La scuola riparte tra record di contagi e normalità
di Luca Faietti
Se un paese fiaccato dalla pandemia, da due anni di malattia e lutti, vuole ripartire lo può fare in molti modi. Quello scelto da Mario Draghi è dichiarare che la scuola deve tornare alla normalità e poi prendere le decisioni che sono necessarie. Lo ha fatto lo scorso anno, quando due ministri del suo Governo avevano cercato di rendere più immediata la quarantena a scuola: intervenne e fece fare dietro-front ai suoi nell’arco di un pomeriggio.
Lo ha rifatto al termine delle vacanze natalizie, dichiarando che la scuola doveva tornare in presenza fin da subito.
“Ci saranno classi che vanno in didattica a distanza – disse Draghi – e beh, ci andranno!”.
Una linea chiara, politica, a dispetto e in alcuni casi anche contro la situazione epidemiologica oggettiva. Una linea che sembra dire: “Se si riparte da qualche parte, si riparte dai ragazzi, dalla loro formazione”.
Il ragionamento si conferma e si rafforza adesso, nel momento nel quale il Ministero dell’Istruzione rende note le ordinanze con le quali stabilisce che gli esami di maturità tornano alla normalità con il tema di italiano, la seconda prova di indirizzo (peraltro scelta dalla commissione interna in modo da poterla ritagliare sul grado di preparazione dei ragazzi) e con un colloquio. Si tratta anche di un segnale: il governo guarda all’orizzonte del prossimo giugno e pensa che allora la pandemia sarà sotto controllo.

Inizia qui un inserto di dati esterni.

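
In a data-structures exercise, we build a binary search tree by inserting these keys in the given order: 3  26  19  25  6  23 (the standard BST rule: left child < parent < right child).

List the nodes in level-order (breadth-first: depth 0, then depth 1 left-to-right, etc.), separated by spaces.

Insert 3: tree is empty, so 3 becomes the root.
Insert 26: 26 > 3 → go right. Place as right child of 3.
Insert 19: 19 > 3 → go right; 19 < 26 → go left. Place as left child of 26.
Insert 25: 25 > 3 → go right; 25 < 26 → go left; 25 > 19 → go right. Place as right child of 19.
Insert 6: 6 > 3 → go right; 6 < 26 → go left; 6 < 19 → go left. Place as left child of 19.
Insert 23: 23 > 3 → go right; 23 < 26 → go left; 23 > 19 → go right; 23 < 25 → go left. Place as left child of 25.

3 26 19 6 25 23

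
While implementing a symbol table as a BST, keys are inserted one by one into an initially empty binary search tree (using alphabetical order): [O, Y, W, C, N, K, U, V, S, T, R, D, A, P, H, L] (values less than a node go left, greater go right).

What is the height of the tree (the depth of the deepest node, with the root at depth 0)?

6

Insert O: tree is empty, so O becomes the root.
Insert Y: Y > O → go right. Place as right child of O.
Insert W: W > O → go right; W < Y → go left. Place as left child of Y.
Insert C: C < O → go left. Place as left child of O.
Insert N: N < O → go left; N > C → go right. Place as right child of C.
Insert K: K < O → go left; K > C → go right; K < N → go left. Place as left child of N.
Insert U: U > O → go right; U < Y → go left; U < W → go left. Place as left child of W.
Insert V: V > O → go right; V < Y → go left; V < W → go left; V > U → go right. Place as right child of U.
Insert S: S > O → go right; S < Y → go left; S < W → go left; S < U → go left. Place as left child of U.
Insert T: T > O → go right; T < Y → go left; T < W → go left; T < U → go left; T > S → go right. Place as right child of S.
Insert R: R > O → go right; R < Y → go left; R < W → go left; R < U → go left; R < S → go left. Place as left child of S.
Insert D: D < O → go left; D > C → go right; D < N → go left; D < K → go left. Place as left child of K.
Insert A: A < O → go left; A < C → go left. Place as left child of C.
Insert P: P > O → go right; P < Y → go left; P < W → go left; P < U → go left; P < S → go left; P < R → go left. Place as left child of R.
Insert H: H < O → go left; H > C → go right; H < N → go left; H < K → go left; H > D → go right. Place as right child of D.
Insert L: L < O → go left; L > C → go right; L < N → go left; L > K → go right. Place as right child of K.

The deepest node is P at depth 6.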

La scuola è ripartita, insomma, ma nessuno sembra averlo capito. Non lo capiscono i ragazzi che, dopo aver protestato contro la Dad, adesso annunciano per venerdì lo sciopero contro l’esame di maturità in presenza, non lo hanno capito i dirigenti scolastici che si preoccupano perchè sanno di non aver impostato il lavoro degli insegnanti in funzione di un esame normale, ma ancora con il modello semplificato.
A tutti andrebbe spiegato: se riparte la scuola, riparte il Paese.